Derivative at a Point — Project Hematite

The tangent line at a point captures the instantaneous slope of a function. This checkpoint makes that intuition precise: the derivative of $f$ at a point $x_0$ is the limit of the difference quotient, and the formal definition gives it a firm foundation.

Definition

Definition. Let $f$ be defined on an open interval containing $x_0$ . The derivative of $f$ at $x_0$ , written $f'(x_0)$ , is

f'(x_0) \;=\; \lim_{h \to 0} \frac{f(x_0 + h) - f(x_0)}{h}, \tag{1}

provided this limit exists and is finite. When it does, $f$ is said to be differentiable at $x_0$ .

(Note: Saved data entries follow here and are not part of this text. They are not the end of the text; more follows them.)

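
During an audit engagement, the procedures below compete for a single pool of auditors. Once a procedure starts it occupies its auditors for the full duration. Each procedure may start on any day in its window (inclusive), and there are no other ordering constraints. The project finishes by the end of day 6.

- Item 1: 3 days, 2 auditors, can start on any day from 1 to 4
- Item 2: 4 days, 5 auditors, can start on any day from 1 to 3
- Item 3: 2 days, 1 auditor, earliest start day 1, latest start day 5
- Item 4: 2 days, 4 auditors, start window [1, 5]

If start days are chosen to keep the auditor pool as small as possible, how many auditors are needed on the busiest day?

7

Early-start (Item 1@1, Item 2@1, Item 3@1, Item 4@1) gives peak 12: d1:12  d2:12  d3:7  d4:5  d5:0  d6:0.
Shift Item 3→4, Item 4→5.
Schedule Item 1@1, Item 2@1, Item 3@4, Item 4@5: d1:7  d2:7  d3:7  d4:6  d5:5  d6:4 — peak 7.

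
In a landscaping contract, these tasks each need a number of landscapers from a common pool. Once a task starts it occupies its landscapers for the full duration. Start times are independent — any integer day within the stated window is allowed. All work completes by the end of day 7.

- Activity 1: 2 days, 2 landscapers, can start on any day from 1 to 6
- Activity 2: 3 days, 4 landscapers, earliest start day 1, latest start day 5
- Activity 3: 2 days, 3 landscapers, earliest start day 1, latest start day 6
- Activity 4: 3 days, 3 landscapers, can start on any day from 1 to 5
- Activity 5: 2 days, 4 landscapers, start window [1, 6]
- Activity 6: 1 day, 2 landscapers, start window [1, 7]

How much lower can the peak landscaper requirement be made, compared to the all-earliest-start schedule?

Early-start peak: d1:18  d2:16  d3:7  d4:0  d5:0  d6:0  d7:0 ⇒ 18.
Leveled (Activity 1@1, Activity 2@1, Activity 3@3, Activity 4@4, Activity 5@5, Activity 6@7): d1:6  d2:6  d3:7  d4:6  d5:7  d6:7  d7:2 ⇒ 7.
Reduction 18 − 7 = 11.

11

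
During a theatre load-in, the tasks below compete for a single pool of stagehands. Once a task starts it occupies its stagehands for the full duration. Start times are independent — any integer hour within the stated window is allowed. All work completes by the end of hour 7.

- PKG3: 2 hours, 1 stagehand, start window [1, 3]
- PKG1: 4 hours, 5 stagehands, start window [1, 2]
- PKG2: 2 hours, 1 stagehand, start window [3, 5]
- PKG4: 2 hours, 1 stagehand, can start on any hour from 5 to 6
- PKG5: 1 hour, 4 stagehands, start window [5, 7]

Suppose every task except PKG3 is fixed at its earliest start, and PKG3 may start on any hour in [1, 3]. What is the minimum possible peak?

PKG3@1: h1:6  h2:6  h3:6  h4:6  h5:5  h6:1  h7:0 → peak 6
PKG3@2: h1:5  h2:6  h3:7  h4:6  h5:5  h6:1  h7:0 → peak 7
PKG3@3: h1:5  h2:5  h3:7  h4:7  h5:5  h6:1  h7:0 → peak 7
Best is PKG3@1, peak 6.

6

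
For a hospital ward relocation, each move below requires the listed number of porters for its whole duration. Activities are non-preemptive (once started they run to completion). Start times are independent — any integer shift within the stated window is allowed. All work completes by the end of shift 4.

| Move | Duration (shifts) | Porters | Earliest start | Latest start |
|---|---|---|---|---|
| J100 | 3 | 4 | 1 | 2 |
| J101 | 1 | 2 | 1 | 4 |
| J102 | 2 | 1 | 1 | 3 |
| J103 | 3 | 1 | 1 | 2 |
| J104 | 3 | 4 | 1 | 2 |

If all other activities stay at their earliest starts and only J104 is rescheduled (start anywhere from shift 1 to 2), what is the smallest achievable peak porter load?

J104@1: s1:12  s2:10  s3:9  s4:0 → peak 12
J104@2: s1:8  s2:10  s3:9  s4:4 → peak 10
Best is J104@2, peak 10.

10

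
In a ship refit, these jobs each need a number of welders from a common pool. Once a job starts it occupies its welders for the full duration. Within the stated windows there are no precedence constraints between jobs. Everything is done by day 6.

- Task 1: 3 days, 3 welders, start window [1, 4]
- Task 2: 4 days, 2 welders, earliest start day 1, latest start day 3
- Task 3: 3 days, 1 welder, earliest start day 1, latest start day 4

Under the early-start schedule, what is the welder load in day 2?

6

At early start, day 2 has: Task 1, Task 2, Task 3.
Demand: 3 + 2 + 1 = 6.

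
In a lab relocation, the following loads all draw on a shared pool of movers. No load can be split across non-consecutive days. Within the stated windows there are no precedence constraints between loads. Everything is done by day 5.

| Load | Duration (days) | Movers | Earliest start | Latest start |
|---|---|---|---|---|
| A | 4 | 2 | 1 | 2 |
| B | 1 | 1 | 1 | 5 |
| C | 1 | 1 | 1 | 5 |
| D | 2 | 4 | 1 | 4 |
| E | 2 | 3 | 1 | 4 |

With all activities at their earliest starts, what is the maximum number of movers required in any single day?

11

Early-start schedule: A@1, B@1, C@1, D@1, E@1.
Load per day: day 1: 11, day 2: 9, day 3: 2, day 4: 2, day 5: 0.
Peak is 11.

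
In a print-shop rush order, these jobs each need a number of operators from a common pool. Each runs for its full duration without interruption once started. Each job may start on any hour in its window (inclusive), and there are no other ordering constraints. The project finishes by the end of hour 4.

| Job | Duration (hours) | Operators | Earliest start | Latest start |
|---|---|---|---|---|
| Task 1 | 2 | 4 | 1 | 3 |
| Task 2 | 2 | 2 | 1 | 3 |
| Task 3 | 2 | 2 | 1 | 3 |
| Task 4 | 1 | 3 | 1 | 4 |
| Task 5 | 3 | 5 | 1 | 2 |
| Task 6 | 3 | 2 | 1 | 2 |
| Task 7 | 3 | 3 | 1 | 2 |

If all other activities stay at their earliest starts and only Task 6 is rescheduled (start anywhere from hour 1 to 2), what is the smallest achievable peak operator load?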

Equivalently, via the substitution $x = x_0 + h$ :

f'(x_0) \;=\; \lim_{x \to x_0} \frac{f(x) - f(x_0)}{x - x_0}.

The notations $\dfrac{df}{dx}\big|_{x=x_0}$ and $\dfrac{d}{dx}f(x)\big|_{x=x_0}$ are also standard.

Computing from first principles

Power function $f(x) = x^n$ , $n \in \mathbb{N}$

By the binomial theorem,

\frac{(x_0+h)^n - x_0^n}{h} \;=\; n x_0^{n-1} + \binom{n}{2} x_0^{n-2} h + \cdots + h^{n-1}.

Every term except the first contains a factor of $h$ , so as $h \to 0$ the quotient converges to $nx_0^{n-1}$ :

\frac{d}{dx}(x^n) \;=\; n x^{n-1}.

Constant function $f(x) = c$

The difference quotient is $\dfrac{c - c}{h} = 0$ for all $h \neq 0$ , so $f'(x_0) = 0$ .

Differentiability implies continuity

Theorem. If $f$ is differentiable at $x_0$ , then $f$ is continuous at $x_0$ .

Proof. Write $f(x_0 + h) - f(x_0) = \dfrac{f(x_0+h)-f(x_0)}{h} \cdot h$ . The first factor converges to $f'(x_0)$ and the second to $0$ . By the product rule for limits,

\lim_{h \to 0}\bigl[f(x_0+h) - f(x_0)\bigr] \;=\; f'(x_0) \cdot 0 \;=\; 0,

so $\lim_{h\to 0} f(x_0+h) = f(x_0)$ . $\square$

The converse fails: $f(x) = |x|$ is continuous at $0$ but is not differentiable there — the left and right difference quotients approach $-1$ and $+1$ respectively.

One-sided derivatives

Definition. The right derivative and left derivative at $x_0$ are

f'_+(x_0) \;=\; \lim_{h \to 0^+}\frac{f(x_0+h)-f(x_0)}{h}, \qquad f'_-(x_0) \;=\; \lim_{h \to 0^-}\frac{f(x_0+h)-f(x_0)}{h}.

The two-sided derivative $f'(x_0)$ exists if and only if both one-sided derivatives exist and are equal.

Summary

$f'(x_0) = \lim_{h\to 0}\dfrac{f(x_0+h)-f(x_0)}{h}$ ; if this limit exists, $f$ is differentiable at $x_0$ .
$(x^n)' = nx^{n-1}$ , derived from the binomial theorem.
Differentiability implies continuity, but not vice versa.
$f'(x_0)$ exists if and only if $f'_+(x_0)$ and $f'_-(x_0)$ both exist and are equal.